Landmannalaugar, or the 'People's Pools', is a vast area of stunning and unique beauty in the heart of Iceland's southern Highlands. Throughout the summer, it is one of the most popular places for hiking -- either over one day or several -- and for natural hot spring bathing.
Landmannalaugar can be driven to, but requires you to rent a four-wheel-drive vehicle. If you'd rather not drive, you can explore tours of the Highlands of Iceland, or visit it on packages such as this 10-Day Vacation.
Landmannalaugar is a truly rare area, both geologically and aesthetically. The dramatic region can be found nestled beside the raven-black Laugahraun lava field, a sweeping expanse of dried magma which originally formed in an eruption in 1477.

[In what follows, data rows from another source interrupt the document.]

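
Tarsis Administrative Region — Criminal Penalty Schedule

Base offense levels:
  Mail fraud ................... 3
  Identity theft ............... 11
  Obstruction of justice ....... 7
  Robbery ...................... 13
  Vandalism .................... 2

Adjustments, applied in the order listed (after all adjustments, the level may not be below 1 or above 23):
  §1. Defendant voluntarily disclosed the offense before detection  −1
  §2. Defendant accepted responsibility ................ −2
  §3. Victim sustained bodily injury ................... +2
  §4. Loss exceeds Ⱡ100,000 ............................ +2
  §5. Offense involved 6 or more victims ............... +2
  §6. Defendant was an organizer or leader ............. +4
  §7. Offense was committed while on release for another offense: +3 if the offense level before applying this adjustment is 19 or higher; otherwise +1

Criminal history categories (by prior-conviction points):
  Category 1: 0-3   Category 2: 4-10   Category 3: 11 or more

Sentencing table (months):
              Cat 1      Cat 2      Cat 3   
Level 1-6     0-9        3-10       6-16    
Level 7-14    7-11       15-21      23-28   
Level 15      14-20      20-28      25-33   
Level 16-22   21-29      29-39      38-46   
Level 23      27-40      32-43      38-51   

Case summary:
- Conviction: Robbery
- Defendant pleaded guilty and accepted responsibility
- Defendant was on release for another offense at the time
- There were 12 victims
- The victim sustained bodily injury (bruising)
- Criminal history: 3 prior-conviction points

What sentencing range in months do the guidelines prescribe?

Base offense level for robbery: 13.
§2 applies: 13 − 2 = 11.
§3 applies: 11 + 2 = 13.
§5 applies: 13 + 2 = 15.
§7 applies (level before this adjustment is 15 < 19, so +1): 15 + 1 = 16.
Final offense level: 16.
Criminal history: 3 prior points → Category 1 (0-3).
Level 16 falls in the 16-22 band.
Grid: Level 16-22 × Category 1 = 21-29 months.

21-29 months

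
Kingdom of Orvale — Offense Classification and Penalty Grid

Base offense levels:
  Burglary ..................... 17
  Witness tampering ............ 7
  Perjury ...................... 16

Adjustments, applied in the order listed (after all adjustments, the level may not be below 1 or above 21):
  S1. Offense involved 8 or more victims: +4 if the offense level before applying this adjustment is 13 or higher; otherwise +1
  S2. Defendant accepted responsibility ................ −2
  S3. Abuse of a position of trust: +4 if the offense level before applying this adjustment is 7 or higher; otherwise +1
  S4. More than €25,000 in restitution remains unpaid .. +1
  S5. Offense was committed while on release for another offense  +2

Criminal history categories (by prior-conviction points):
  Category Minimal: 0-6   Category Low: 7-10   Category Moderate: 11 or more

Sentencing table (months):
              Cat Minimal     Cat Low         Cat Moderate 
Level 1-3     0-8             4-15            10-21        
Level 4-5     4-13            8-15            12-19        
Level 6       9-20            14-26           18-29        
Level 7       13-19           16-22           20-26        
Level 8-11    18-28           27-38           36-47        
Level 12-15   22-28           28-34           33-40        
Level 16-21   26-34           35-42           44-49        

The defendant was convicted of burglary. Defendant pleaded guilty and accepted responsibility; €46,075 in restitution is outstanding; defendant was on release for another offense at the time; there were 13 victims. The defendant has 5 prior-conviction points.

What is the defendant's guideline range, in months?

Base offense level for burglary: 17.
S1 applies (level before this adjustment is 17 ≥ 13, so +4): 17 + 4 = 21.
S2 applies: 21 − 2 = 19.
S4 applies: 19 + 1 = 20.
S5 applies: 20 + 2 = 22.
Level 22 exceeds the maximum of 21; capped at 21.
Final offense level: 21.
Criminal history: 5 prior points → Category Minimal (0-6).
Level 21 falls in the 16-21 band.
Grid: Level 16-21 × Category Minimal = 26-34 months.

26-34 months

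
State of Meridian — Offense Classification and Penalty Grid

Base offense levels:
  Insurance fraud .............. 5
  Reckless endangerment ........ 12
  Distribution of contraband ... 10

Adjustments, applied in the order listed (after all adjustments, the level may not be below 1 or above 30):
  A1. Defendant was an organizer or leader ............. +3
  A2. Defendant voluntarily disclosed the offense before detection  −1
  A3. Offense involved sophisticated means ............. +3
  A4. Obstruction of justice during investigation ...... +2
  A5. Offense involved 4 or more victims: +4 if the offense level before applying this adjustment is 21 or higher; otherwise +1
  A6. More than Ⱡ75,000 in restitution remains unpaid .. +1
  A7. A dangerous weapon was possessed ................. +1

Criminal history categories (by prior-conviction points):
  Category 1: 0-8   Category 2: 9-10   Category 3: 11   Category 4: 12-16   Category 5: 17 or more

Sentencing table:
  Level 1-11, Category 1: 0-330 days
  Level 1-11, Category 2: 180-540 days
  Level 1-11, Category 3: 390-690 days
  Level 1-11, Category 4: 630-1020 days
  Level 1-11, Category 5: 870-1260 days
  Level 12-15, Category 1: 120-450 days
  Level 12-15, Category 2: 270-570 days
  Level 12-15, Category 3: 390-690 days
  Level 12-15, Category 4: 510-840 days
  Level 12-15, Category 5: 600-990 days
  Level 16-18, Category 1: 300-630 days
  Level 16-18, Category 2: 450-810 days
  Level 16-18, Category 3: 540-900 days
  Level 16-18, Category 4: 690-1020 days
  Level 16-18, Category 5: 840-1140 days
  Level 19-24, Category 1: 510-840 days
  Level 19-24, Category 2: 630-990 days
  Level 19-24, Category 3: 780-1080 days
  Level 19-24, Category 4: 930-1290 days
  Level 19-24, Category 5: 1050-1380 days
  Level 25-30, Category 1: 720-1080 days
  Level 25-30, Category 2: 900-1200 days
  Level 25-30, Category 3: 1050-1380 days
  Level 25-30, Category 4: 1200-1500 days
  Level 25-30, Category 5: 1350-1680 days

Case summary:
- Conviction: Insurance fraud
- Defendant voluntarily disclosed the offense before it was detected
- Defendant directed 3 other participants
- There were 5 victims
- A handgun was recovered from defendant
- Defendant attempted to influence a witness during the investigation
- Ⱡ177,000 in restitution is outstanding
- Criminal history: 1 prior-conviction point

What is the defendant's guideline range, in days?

120-450 days

Base offense level for insurance fraud: 5.
A1 applies: 5 + 3 = 8.
A2 applies: 8 − 1 = 7.
A4 applies: 7 + 2 = 9.
A5 applies (level before this adjustment is 9 < 21, so +1): 9 + 1 = 10.
A6 applies: 10 + 1 = 11.
A7 applies: 11 + 1 = 12.
Final offense level: 12.
Criminal history: 1 prior point → Category 1 (0-8).
Level 12 falls in the 12-15 band.
Grid: Level 12-15 × Category 1 = 120-450 days.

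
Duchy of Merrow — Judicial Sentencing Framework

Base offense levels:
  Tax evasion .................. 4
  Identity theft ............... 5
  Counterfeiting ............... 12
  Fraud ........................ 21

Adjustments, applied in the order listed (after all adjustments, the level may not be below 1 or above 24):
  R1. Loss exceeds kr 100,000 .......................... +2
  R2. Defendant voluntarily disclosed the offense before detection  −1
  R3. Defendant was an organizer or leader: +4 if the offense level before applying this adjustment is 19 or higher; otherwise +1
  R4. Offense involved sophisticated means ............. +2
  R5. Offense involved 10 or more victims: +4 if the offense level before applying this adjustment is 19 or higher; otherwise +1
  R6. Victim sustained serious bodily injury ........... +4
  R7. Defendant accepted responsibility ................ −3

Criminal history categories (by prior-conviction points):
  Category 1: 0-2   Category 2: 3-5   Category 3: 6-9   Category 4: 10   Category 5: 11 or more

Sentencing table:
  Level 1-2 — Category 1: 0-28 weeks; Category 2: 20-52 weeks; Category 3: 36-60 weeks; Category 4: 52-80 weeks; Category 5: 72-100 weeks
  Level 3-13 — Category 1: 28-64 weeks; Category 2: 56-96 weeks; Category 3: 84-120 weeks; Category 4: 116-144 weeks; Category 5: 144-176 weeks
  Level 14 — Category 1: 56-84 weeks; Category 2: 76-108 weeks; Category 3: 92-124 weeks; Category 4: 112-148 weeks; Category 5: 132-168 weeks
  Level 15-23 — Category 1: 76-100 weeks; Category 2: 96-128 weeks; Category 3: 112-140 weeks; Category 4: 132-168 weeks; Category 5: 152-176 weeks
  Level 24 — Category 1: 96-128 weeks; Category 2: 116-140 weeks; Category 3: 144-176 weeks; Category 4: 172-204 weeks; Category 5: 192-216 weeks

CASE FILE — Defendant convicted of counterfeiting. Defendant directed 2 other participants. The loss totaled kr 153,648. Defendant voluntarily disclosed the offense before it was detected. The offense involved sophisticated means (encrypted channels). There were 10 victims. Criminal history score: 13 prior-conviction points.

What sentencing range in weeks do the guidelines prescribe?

152-176 weeks

Base offense level for counterfeiting: 12.
R1 applies: 12 + 2 = 14.
R2 applies: 14 − 1 = 13.
R3 applies (level before this adjustment is 13 < 19, so +1): 13 + 1 = 14.
R4 applies: 14 + 2 = 16.
R5 applies (level before this adjustment is 16 < 19, so +1): 16 + 1 = 17.
R7 does not apply.
Final offense level: 17.
Criminal history: 13 prior points → Category 5 (11+).
Level 17 falls in the 15-23 band.
Grid: Level 15-23 × Category 5 = 152-176 weeks.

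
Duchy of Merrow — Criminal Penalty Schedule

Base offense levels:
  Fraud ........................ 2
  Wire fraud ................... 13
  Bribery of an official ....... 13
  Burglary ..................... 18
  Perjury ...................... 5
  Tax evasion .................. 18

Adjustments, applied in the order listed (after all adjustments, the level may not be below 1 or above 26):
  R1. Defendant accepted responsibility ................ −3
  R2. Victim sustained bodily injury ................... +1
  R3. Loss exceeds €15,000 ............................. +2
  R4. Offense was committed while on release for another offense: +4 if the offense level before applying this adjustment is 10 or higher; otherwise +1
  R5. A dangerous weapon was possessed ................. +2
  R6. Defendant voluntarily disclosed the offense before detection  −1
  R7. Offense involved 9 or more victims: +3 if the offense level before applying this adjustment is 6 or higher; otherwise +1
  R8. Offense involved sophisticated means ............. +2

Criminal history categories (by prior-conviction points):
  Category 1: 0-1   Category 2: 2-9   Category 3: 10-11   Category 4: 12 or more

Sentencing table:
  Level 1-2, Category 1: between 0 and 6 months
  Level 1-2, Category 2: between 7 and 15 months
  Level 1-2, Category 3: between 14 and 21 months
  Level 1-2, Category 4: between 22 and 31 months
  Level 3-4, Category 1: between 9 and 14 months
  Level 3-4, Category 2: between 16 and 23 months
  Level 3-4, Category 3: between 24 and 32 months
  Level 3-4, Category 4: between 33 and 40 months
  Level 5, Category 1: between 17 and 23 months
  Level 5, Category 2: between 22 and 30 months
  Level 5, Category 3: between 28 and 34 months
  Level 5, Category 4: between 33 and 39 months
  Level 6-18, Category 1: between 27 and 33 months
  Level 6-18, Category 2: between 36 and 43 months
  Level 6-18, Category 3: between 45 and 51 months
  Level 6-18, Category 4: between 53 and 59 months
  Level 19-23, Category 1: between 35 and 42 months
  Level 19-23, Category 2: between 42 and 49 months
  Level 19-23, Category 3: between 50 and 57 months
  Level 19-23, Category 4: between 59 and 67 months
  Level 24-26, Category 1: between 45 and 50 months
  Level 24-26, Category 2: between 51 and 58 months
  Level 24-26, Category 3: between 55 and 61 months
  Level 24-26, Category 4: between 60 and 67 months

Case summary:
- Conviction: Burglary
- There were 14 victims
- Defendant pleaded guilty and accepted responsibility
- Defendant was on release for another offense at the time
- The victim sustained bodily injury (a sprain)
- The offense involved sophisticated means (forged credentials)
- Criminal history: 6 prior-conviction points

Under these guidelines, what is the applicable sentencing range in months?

Base offense level for burglary: 18.
R1 applies: 18 − 3 = 15.
R2 applies: 15 + 1 = 16.
R4 applies (level before this adjustment is 16 ≥ 10, so +4): 16 + 4 = 20.
R5 does not apply.
R7 applies (level before this adjustment is 20 ≥ 6, so +3): 20 + 3 = 23.
R8 applies: 23 + 2 = 25.
Final offense level: 25.
Criminal history: 6 prior points → Category 2 (2-9).
Level 25 falls in the 24-26 band.
Grid: Level 24-26 × Category 2 = 51-58 months.

51-58 months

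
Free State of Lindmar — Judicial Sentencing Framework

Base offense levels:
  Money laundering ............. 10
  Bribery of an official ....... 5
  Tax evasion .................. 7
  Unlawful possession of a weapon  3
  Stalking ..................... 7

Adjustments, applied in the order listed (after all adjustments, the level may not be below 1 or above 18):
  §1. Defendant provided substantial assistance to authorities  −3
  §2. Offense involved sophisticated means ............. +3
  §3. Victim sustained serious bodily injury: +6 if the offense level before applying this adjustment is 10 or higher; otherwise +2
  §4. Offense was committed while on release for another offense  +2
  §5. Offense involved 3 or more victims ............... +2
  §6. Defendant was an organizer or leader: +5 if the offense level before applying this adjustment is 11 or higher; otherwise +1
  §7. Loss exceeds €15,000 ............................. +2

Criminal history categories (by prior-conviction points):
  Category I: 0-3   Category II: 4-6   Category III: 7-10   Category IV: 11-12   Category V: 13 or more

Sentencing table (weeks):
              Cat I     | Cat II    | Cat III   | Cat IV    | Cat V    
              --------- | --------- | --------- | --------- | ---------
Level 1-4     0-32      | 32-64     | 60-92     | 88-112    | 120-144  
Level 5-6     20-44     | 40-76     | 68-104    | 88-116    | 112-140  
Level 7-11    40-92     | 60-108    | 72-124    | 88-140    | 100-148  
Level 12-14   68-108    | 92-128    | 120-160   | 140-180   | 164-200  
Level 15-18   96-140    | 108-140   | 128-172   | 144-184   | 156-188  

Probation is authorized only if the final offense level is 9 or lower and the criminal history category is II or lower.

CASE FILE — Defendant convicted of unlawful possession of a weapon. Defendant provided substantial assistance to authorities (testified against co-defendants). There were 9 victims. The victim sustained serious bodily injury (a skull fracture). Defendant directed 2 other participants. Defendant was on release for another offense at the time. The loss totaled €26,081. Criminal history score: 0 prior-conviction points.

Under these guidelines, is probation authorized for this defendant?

Base offense level for unlawful possession of a weapon: 3.
§1 applies: 3 − 3 = 0.
§3 applies (level before this adjustment is 0 < 10, so +2): 0 + 2 = 2.
§4 applies: 2 + 2 = 4.
§5 applies: 4 + 2 = 6.
§6 applies (level before this adjustment is 6 < 11, so +1): 6 + 1 = 7.
§7 applies: 7 + 2 = 9.
Final offense level: 9.
Criminal history: 0 prior points → Category I (0-3).
Level 9 falls in the 7-11 band.
Grid: Level 7-11 × Category I = 40-92 weeks.
Probation check: level 9 ≤ 9 and category I ≤ II → eligible.

Yes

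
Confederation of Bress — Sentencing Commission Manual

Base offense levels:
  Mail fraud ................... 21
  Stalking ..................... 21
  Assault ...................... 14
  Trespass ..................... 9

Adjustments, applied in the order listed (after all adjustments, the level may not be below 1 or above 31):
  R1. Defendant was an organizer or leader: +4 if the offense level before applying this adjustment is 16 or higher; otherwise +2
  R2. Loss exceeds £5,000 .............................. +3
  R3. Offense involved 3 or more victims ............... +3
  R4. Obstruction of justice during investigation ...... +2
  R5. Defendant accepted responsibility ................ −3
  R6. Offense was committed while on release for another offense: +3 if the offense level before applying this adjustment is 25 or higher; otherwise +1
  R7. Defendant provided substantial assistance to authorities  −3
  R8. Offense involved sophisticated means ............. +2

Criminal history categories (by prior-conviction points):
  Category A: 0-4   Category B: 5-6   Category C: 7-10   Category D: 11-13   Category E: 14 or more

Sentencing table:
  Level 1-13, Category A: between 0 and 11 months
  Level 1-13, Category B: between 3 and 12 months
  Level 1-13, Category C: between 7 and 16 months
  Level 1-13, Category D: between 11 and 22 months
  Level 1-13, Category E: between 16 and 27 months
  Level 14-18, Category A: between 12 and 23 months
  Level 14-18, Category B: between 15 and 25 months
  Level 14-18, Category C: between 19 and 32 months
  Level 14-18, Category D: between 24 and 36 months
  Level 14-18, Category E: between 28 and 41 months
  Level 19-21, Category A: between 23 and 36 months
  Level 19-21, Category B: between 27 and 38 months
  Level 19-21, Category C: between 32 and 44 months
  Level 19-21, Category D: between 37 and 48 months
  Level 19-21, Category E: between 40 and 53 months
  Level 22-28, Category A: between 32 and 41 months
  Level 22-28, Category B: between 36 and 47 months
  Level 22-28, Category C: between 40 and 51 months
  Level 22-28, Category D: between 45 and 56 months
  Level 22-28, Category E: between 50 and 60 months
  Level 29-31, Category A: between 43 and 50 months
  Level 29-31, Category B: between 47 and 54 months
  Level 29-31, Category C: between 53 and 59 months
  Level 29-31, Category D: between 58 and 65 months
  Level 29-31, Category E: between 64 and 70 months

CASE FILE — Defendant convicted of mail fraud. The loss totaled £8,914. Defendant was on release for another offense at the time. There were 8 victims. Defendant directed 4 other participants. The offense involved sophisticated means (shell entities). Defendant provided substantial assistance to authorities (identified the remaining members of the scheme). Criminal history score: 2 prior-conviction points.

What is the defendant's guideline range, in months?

Base offense level for mail fraud: 21.
R1 applies (level before this adjustment is 21 ≥ 16, so +4): 21 + 4 = 25.
R2 applies: 25 + 3 = 28.
R3 applies: 28 + 3 = 31.
R4 does not apply.
R6 applies (level before this adjustment is 31 ≥ 25, so +3): 31 + 3 = 34.
R7 applies: 34 − 3 = 31.
R8 applies: 31 + 2 = 33.
Level 33 exceeds the maximum of 31; capped at 31.
Final offense level: 31.
Criminal history: 2 prior points → Category A (0-4).
Level 31 falls in the 29-31 band.
Grid: Level 29-31 × Category A = 43-50 months.

43-50 months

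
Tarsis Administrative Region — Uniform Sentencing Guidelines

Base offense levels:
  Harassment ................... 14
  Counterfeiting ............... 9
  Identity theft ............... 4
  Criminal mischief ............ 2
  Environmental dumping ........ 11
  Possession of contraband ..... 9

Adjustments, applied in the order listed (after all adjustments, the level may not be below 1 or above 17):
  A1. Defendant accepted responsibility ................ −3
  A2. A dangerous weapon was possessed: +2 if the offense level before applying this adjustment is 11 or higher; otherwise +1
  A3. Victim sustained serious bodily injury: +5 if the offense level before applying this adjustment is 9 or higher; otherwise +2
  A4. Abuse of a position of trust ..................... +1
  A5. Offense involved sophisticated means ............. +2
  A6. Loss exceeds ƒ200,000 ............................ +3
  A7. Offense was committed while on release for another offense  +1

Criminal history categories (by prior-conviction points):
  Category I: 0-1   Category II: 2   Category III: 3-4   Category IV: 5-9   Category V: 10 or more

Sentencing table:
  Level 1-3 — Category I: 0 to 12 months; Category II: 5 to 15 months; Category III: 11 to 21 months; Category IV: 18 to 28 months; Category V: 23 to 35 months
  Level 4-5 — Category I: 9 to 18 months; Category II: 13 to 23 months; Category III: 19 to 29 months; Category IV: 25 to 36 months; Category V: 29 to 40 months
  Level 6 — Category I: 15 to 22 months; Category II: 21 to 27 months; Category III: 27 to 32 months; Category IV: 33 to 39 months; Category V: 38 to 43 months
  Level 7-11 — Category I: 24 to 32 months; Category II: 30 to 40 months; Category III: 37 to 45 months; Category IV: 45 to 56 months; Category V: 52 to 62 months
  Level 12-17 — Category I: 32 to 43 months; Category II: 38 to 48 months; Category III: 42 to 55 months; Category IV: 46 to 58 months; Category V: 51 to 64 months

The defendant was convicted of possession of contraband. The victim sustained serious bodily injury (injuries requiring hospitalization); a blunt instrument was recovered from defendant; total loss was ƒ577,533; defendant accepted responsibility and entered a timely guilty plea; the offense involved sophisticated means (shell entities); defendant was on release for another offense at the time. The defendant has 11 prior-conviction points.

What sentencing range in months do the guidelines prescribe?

Base offense level for possession of contraband: 9.
A1 applies: 9 − 3 = 6.
A2 applies (level before this adjustment is 6 < 11, so +1): 6 + 1 = 7.
A3 applies (level before this adjustment is 7 < 9, so +2): 7 + 2 = 9.
A5 applies: 9 + 2 = 11.
A6 applies: 11 + 3 = 14.
A7 applies: 14 + 1 = 15.
Final offense level: 15.
Criminal history: 11 prior points → Category V (10+).
Level 15 falls in the 12-17 band.
Grid: Level 12-17 × Category V = 51-64 months.

51-64 months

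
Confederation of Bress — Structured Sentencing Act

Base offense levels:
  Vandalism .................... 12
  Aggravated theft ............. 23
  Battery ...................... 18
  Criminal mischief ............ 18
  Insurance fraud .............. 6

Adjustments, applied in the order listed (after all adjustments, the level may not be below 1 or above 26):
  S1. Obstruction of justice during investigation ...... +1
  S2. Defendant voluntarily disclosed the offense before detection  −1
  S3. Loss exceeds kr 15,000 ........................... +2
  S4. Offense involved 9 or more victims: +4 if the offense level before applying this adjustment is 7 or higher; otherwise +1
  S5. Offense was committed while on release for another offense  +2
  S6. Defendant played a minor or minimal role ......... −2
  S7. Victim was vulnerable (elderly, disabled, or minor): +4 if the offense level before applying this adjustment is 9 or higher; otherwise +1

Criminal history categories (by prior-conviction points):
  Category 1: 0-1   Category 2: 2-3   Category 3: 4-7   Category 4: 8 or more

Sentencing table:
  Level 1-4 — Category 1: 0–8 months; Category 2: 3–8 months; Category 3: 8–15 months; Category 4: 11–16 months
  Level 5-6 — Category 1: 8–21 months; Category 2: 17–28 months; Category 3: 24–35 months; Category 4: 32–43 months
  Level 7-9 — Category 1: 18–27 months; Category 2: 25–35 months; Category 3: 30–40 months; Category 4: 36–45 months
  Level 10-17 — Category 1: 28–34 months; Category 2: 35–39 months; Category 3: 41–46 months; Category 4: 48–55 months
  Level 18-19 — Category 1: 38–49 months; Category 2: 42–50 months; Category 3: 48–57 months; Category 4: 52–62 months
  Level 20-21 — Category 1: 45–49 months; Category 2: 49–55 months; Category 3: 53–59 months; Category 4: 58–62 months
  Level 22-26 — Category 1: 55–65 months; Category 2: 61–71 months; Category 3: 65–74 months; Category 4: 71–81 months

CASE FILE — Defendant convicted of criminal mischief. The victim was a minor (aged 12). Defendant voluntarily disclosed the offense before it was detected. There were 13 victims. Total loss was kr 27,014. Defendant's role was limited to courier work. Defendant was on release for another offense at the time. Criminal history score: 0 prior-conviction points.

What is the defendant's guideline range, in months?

55-65 months

Base offense level for criminal mischief: 18.
S1 does not apply.
S2 applies: 18 − 1 = 17.
S3 applies: 17 + 2 = 19.
S4 applies (level before this adjustment is 19 ≥ 7, so +4): 19 + 4 = 23.
S5 applies: 23 + 2 = 25.
S6 applies: 25 − 2 = 23.
S7 applies (level before this adjustment is 23 ≥ 9, so +4): 23 + 4 = 27.
Level 27 exceeds the maximum of 26; capped at 26.
Final offense level: 26.
Criminal history: 0 prior points → Category 1 (0-1).
Level 26 falls in the 22-26 band.
Grid: Level 22-26 × Category 1 = 55-65 months.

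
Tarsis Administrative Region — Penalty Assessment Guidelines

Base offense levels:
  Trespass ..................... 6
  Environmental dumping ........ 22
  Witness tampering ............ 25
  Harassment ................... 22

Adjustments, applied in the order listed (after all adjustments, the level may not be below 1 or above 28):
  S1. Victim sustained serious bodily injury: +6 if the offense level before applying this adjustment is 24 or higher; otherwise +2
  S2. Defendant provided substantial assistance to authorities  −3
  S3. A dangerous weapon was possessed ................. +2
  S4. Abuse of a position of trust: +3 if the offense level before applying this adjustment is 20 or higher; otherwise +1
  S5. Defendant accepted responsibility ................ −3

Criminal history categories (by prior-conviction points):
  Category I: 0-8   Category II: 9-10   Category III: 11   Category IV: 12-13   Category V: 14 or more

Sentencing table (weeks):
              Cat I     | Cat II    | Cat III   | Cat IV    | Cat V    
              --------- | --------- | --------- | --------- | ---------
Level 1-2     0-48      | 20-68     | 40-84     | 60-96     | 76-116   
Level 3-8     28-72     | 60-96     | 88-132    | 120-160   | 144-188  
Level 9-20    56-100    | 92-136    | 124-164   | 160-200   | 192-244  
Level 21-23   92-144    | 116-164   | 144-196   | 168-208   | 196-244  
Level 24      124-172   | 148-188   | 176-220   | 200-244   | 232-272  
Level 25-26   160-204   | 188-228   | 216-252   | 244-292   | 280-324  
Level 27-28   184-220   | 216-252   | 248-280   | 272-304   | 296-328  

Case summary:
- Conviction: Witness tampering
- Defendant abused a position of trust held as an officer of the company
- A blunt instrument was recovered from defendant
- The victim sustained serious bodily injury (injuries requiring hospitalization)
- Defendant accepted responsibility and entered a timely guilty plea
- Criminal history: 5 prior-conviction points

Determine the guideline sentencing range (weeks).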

Landmannalaugar itself is made up of windswept rhyolite mountains, a rock type that creates a full spectrum of dazzling colour. Shades of red, pink, green, blue and golden yellow make for an ethereal location.
Landmannalaugar was historically best known for its natural geothermal baths, hence its name the People's Pools. For centuries, it served as an area of shelter and respite for weary travellers who use these soothing springs as a means to relax after tiring excursions.
Originally, those attending were settlers crossing the barren highlands, but today, they are tourists after an exciting trip.
Today, visitors to the Highlands should always bring a swimsuit and towel, just in case one of these naturally occurring hot pools should crop up along the hiking trail.
The most popular road leading to Landmannalaugar, Sigölduleið, has such springs, and takes you past multiple stunning natural features, including Bláhylur lake, a magnificent body of water nestled in a dormant volcanic crater.
Landmannalaugar can be reached by car in one of two ways. The quickest is driving through West Iceland, either via Selfoss or Þingvellir National Park. A longer but more scenic route would take you along the South Coast of Iceland. This is Iceland’s most popular sightseeing route, aside from the Golden Circle, due to its wealth of sites.
Of course, like many of Iceland’s destinations, Landmannalaugar can also be reached via helicopter, for those who are travelling with less of a concern for budget. Those on more of a shoestring can buy a bus pass that will take them to the region.
Landmannalaugar marks the northern end of the Laugavegur, one of Iceland's most popular hiking trails. This route connects Landmannalaugar and Þórsmörk, the ‘Valley of Thor’, ending at the beautiful Skógafoss waterfall.
It is also home to many other notable trails, however, including the path onto the mighty Mt. Brennisteinsalda, the ‘Sulphur Wave’ crater. Visitors can also traverse the trail up the Bláhnjúkur volcano, the 'Blue Peak', whose summit allows for a sweeping view of up to five glaciers on clear days.
Multiple operators run daily tours to Landmannalaugar from mid-June to mid-September, during which time the Icelandic Touring Association operates a small shop, three campsites and a mountain hut equipped with sleeping bags and accommodation for up to 80 visitors.
It is only recommended you take a multi-day hike with an operator.